塩野 七生 新潮文庫 2002/7
ローマが海軍を設立し、カルタゴとポエニ戦争 (Bella Punica、BC 264- BC 241)に挑む前半。ローマが海戦が苦手としていたのも微笑ましいが、カルタゴ(アフリカ側)が、豊かな国だったことも印象深い。
経済的な側面では、道路整備を評価したのがp.109。
ローマ人は、今の言葉で言う「インフラ整備」の重要さに注目した、最初の民族ではなかったかと思う。
政治面では、中産階級の台頭p.126。

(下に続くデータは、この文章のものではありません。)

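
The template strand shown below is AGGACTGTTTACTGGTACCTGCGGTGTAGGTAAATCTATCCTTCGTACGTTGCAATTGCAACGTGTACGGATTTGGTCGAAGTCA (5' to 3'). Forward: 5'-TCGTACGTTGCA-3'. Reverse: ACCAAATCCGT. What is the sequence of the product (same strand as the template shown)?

5'-TCGTACGTTGCAATTGCAACGTGTACGGATTTGGT-3'

The forward primer matches the template at positions 43–54.
The reverse primer's reverse complement is ACGGATTTGGT, which matches the template at positions 67–77.
The product is the template from position 43 through 77 (35 bp).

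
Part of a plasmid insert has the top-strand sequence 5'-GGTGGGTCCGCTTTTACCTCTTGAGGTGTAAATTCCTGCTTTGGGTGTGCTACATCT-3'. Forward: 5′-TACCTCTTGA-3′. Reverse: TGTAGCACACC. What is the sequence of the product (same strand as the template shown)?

5'-TACCTCTTGAGGTGTAAATTCCTGCTTTGGGTGTGCTACA-3'

The forward primer matches the template at positions 15–24.
Taking the reverse complement of TGTAGCACACC gives GGTGTGCTACA, found at positions 44–54 on the template; the primer anneals here to the top strand with its 3' end pointing upstream.
The product is the template from position 15 through 54 (40 bp).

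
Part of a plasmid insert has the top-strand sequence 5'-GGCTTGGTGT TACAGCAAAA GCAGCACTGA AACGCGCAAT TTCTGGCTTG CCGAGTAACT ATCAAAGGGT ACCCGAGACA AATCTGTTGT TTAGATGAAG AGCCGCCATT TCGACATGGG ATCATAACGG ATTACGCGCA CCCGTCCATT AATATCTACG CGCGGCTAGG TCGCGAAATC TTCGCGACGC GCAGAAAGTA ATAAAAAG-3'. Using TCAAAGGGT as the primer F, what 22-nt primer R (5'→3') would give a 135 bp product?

5'-TTCTGCGCGTCGCGAAGATTTC-3'

The forward primer binds at positions 62–70, so a 135 bp product ends at position 62 + 135 − 1 = 196.
The reverse primer anneals to the top strand over positions 175–196, i.e. to GAAATCTTCGCGACGCGCAGAA.
Its sequence written 5'→3' is the reverse complement: TTCTGCGCGTCGCGAAGATTTC.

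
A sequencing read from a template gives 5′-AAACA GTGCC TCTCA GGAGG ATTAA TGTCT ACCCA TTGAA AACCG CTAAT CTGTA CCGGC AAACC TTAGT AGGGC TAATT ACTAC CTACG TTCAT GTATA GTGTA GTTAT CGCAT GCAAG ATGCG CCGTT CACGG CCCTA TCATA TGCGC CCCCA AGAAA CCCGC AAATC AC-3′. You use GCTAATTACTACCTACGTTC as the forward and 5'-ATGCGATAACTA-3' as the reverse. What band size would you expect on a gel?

42 bp

Scanning the template, GCTAATTACTACCTACGTTC occurs at positions 74–93; this primer anneals to the bottom strand there with its 3' end pointing downstream.
Reverse complement of the reverse primer: TAGTTATCGCAT. This occurs on the top strand at positions 104–115.
Product length = (reverse-primer end) − (forward-primer start) + 1 = 115 − 74 + 1 = 42 bp.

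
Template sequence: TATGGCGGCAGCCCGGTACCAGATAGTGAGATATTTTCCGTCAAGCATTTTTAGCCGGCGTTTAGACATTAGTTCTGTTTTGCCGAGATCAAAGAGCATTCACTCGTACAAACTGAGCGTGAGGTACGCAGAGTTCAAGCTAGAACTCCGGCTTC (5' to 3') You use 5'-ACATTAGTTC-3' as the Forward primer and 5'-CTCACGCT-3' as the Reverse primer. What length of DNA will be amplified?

Scanning the template, ACATTAGTTC occurs at positions 66–75; this primer anneals to the bottom strand there with its 3' end pointing downstream.
Taking the reverse complement of CTCACGCT gives AGCGTGAG, found at positions 116–123 on the template; the primer anneals here to the top strand with its 3' end pointing upstream.
The product runs from position 66 to position 123, so its length is 123 − 66 + 1 = 58 bp.

58 bp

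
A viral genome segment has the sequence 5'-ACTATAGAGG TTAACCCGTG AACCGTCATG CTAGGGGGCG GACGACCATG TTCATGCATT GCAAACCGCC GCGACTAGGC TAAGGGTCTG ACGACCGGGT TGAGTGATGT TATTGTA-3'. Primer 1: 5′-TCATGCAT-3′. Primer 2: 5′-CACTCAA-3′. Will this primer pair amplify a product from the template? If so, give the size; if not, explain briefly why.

Yes — a 55 bp product.

Primer 1 (TCATGCAT) matches the top strand at positions 52–59; it acts as a forward primer.
Primer 2's reverse complement is TTGAGTG, matching the top strand at positions 100–106; it acts as a reverse primer.
The 3' ends face each other across positions 52–106, giving a 55 bp product.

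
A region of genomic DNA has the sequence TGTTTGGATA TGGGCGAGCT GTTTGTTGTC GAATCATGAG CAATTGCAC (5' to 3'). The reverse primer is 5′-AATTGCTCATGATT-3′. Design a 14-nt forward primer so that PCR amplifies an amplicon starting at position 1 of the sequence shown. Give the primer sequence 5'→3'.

5'-TGTTTGGATATGGG-3'

The reverse primer's reverse complement AATCATGAGCAATT matches the template at positions 32–45; the product starts at position 1.
The forward primer is identical to the top strand over positions 1–14: TGTTTGGATATGGG.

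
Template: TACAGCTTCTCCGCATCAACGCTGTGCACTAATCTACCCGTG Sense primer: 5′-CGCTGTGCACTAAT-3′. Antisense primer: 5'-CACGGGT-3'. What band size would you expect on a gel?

The forward primer matches the template at positions 20–33.
The reverse primer's reverse complement is ACCCGTG, which matches the template at positions 36–42.
Product length = (reverse-primer end) − (forward-primer start) + 1 = 42 − 20 + 1 = 23 bp.

23 bp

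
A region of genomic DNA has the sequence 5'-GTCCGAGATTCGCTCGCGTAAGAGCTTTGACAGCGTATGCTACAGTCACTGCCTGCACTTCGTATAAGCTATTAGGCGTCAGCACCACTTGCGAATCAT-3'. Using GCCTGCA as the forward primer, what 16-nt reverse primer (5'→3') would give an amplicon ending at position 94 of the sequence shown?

The forward primer binds at positions 51–57; the product's 3' end on the top strand is position 94.
The reverse primer anneals to the top strand over positions 79–94, i.e. to TCAGCACCACTTGCGA.
Its sequence written 5'→3' is the reverse complement: TCGCAAGTGGTGCTGA.

5'-TCGCAAGTGGTGCTGA-3'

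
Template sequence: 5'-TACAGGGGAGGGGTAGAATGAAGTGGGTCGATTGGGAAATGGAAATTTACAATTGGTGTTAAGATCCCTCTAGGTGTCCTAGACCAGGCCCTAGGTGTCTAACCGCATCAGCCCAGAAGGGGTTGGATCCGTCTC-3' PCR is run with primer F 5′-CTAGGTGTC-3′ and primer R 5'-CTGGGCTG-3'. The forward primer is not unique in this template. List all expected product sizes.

47 bp, 26 bp

The forward primer CTAGGTGTC matches the top strand at positions 70–78, 91–99.
The reverse primer's reverse complement is CAGCCCAG, matching at positions 109–116.
Each forward site pairs with the reverse site to give a product ending at position 116: sizes 47, 26 bp.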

総力戦になるにつれ、より多くの市民の政治参加は不可避でした。
軍事面では、システム化p.127
何事につけてもシステム化することの好きなローマ人の性向は、ローマの軍団編成に最もよくあらわれている。
行政区画と税負担を整備して、軍団の編成、報奨まで制度化しています。
文化面では、ローマ人が肉食でなかったのが興味深い(p.146)。
ガリア人、とくに後年接触するゲルマン人に対してはとくに、ローマの兵士は体格で圧倒され、しばしば劣等感に悩んでいたのだから、肉を食べて体位向上をはかったらよかろうものなのに、そのような努力はまったくしていない。(中略)牛や羊の乳を入れて煮たおかゆかパンか、それにチーズの一片に玉ねぎに一杯の葡萄酒が、行軍中の食事だった。これで世界を征服したのだから呆れる。
それにしても、戦争が続き、政治と軍事が一体になってますね。今日的な意味で興味深いのが、バルセロナ。カルタゴは、スペインも支配しますが、エブロ川が第二次ポエニ戦役直前の国境で、カルタゴの支配もここまで。バルセロナは、当時の2強国の支配を受けていません。